CAR-T therapy has transformed the treatment of relapsed or refractory B-cell acute lymphoblastic leukemia (B-ALL), particularly in pediatric and young adult patients. Many studies report one-year overall survival rates of between 60% and 80% following therapy. Event-free survival rates at one year are around 50-70%, with 40-50% of patients in remission after two years. Despite these impressive results, disease relapse remains a problem. Future CAR-T cell platforms should target multiple antigens, and the optimal design of such constructs must be determined. Modern trials should explore the role of CAR-T cell therapy as a consolidation treatment for patients with high-risk ALL, including those with persistent minimal residual disease at the end of induction/consolidation therapy, an IKZF1-positive gene expression profile, or a TP53 mutation or Ph-like gene expression profile.
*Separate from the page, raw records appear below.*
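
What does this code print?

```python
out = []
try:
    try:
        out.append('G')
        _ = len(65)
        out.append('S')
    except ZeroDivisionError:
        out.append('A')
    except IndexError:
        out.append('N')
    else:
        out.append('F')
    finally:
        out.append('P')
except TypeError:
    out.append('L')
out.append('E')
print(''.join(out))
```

Execution trace: 'G' (try body) → 'P' (finally) → 'L' (outer except TypeError) → 'E' (after the try/except). Output: GPLE

Answer: GPLE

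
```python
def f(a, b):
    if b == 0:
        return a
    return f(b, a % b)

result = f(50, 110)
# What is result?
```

f(50, 110) -> f(110, 50) -> f(50, 10) -> f(10, 0) -> 10

Answer: 10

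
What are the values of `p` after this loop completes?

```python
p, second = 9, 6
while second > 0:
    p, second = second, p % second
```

GCD of 9 and 6
`p` takes the values: 9 → 6 → 3

Answer: 3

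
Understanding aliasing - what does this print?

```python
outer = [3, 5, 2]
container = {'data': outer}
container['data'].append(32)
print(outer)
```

Key concept: dict holds reference to list.
Step by step:
`outer = [3, 5, 2]` → outer = [3, 5, 2]
`container = {'data': outer}` → container = {'data': [3, 5, 2]}
`container['data'].append(32)` → outer = [3, 5, 2, 32]; container = {'data': [3, 5, 2, 32]}
`print(outer)` → prints [3, 5, 2, 32]

Answer: [3, 5, 2, 32]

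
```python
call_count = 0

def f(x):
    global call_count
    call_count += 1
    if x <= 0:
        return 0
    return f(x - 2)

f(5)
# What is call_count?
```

Linear recursion stepping by 2: 4 calls from x=5 down to ≤0.

Answer: 4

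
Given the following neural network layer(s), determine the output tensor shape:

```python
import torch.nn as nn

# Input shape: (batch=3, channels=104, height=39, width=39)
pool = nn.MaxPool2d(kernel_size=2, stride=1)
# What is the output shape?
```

Input: (3, 104, 39, 39) -> Output: (3, 104, 38, 38)

Answer: (3, 104, 38, 38)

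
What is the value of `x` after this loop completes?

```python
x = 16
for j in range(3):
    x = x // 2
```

Halve 3 times: 16 // 2^3 = 2
`x` takes the values: 16 → 8 → 4 → 2

Answer: 2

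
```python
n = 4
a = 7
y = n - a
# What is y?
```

Trace:
`n = 4` → n = 4
`a = 7` → a = 7
`y = n - a` → y = -3
So y = -3

Answer: -3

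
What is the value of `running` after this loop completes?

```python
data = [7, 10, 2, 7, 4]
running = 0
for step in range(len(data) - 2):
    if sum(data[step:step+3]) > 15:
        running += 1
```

Count windows with sum > 15
`running` takes the values: 0 → 1 → 2

Answer: 2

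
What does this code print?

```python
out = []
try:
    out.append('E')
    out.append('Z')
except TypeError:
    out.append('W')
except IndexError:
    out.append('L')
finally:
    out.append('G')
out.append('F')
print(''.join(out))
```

Execution trace: 'E' (try body) → 'Z' (try body, no exception) → 'G' (finally) → 'F' (after the try/except). Output: EZGF

Answer: EZGF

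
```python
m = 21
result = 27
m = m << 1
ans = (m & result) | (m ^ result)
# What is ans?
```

Trace:
`m = 21` → m = 21
`result = 27` → result = 27
`m = m << 1` → m = 42
`ans = (m & result) | (m ^ result)` → ans = 59
So ans = 59

Answer: 59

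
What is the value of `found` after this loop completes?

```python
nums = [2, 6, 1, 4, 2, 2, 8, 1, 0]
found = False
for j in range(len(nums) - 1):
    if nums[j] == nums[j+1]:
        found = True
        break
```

Check consecutive duplicates in [2, 6, 1, 4, 2, 2, 8, 1, 0]
`found` takes the values: False → True

Answer: True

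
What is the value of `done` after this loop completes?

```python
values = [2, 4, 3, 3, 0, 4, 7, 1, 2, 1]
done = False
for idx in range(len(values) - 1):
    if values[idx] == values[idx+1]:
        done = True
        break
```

Check consecutive duplicates in [2, 4, 3, 3, 0, 4, 7, 1, 2, 1]
`done` takes the values: False → True

Answer: True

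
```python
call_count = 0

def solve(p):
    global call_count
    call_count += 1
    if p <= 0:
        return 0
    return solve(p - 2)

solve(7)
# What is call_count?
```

Linear recursion stepping by 2: 5 calls from p=7 down to ≤0.

Answer: 5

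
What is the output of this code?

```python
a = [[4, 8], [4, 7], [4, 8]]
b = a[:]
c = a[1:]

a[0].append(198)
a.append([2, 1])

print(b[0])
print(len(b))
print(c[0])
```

Key concept: slice with nested mutation.
Step by step:
`a = [[4, 8], [4, 7], [4, 8]]` → a = [[4, 8], [4, 7], [4, 8]]
`b = a[:]` → b = [[4, 8], [4, 7], [4, 8]]
`c = a[1:]` → c = [[4, 7], [4, 8]]
`a[0].append(198)` → a = [[4, 8, 198], [4, 7], [4, 8]]; b = [[4, 8, 198], [4, 7], [4, 8]]
`a.append([2, 1])` → a = [[4, 8, 198], [4, 7], [4, 8], [2, 1]]
`print(b[0])` → prints [4, 8, 198]
`print(len(b))` → prints 3
`print(c[0])` → prints [4, 7]

Answer:
[4, 8, 198]
3
[4, 7]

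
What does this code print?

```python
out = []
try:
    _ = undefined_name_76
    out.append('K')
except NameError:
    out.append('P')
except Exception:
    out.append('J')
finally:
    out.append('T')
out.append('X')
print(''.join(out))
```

Execution trace: 'P' (except NameError) → 'T' (finally) → 'X' (after the try/except). Output: PTX

Answer: PTX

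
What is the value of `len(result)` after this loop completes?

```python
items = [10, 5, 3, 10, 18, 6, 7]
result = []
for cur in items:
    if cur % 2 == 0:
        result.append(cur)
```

Count even numbers in [10, 5, 3, 10, 18, 6, 7]
`result` takes the values: [] → [10] → [10, 10] → [10, 10, 18] → [10, 10, 18, 6]
So `len(result)` = 4

Answer: 4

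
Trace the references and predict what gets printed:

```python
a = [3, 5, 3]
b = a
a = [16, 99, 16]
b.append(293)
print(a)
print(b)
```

Key concept: rebinding vs mutation: a is rebound to a new list, b still points at the original.
Step by step:
`a = [3, 5, 3]` → a = [3, 5, 3]
`b = a` → b = [3, 5, 3] (same object as a)
`a = [16, 99, 16]` → a = [16, 99, 16]
`b.append(293)` → b = [3, 5, 3, 293]
`print(a)` → prints [16, 99, 16]
`print(b)` → prints [3, 5, 3, 293]

Answer:
[16, 99, 16]
[3, 5, 3, 293]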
Improving the efficiency of gene-editing methods could lead to higher success rates in creating CAR-T cells, as well as reducing manufacturing time and costs. Producing universal CAR-T cells from healthy donors could significantly reduce production time and costs. These issues underscore the dynamic and evolving nature of B-ALL research. Ongoing studies and clinical trials are addressing many of these challenges in order to improve outcomes for B-ALL patients and expand the applications of CAR-T cell therapy.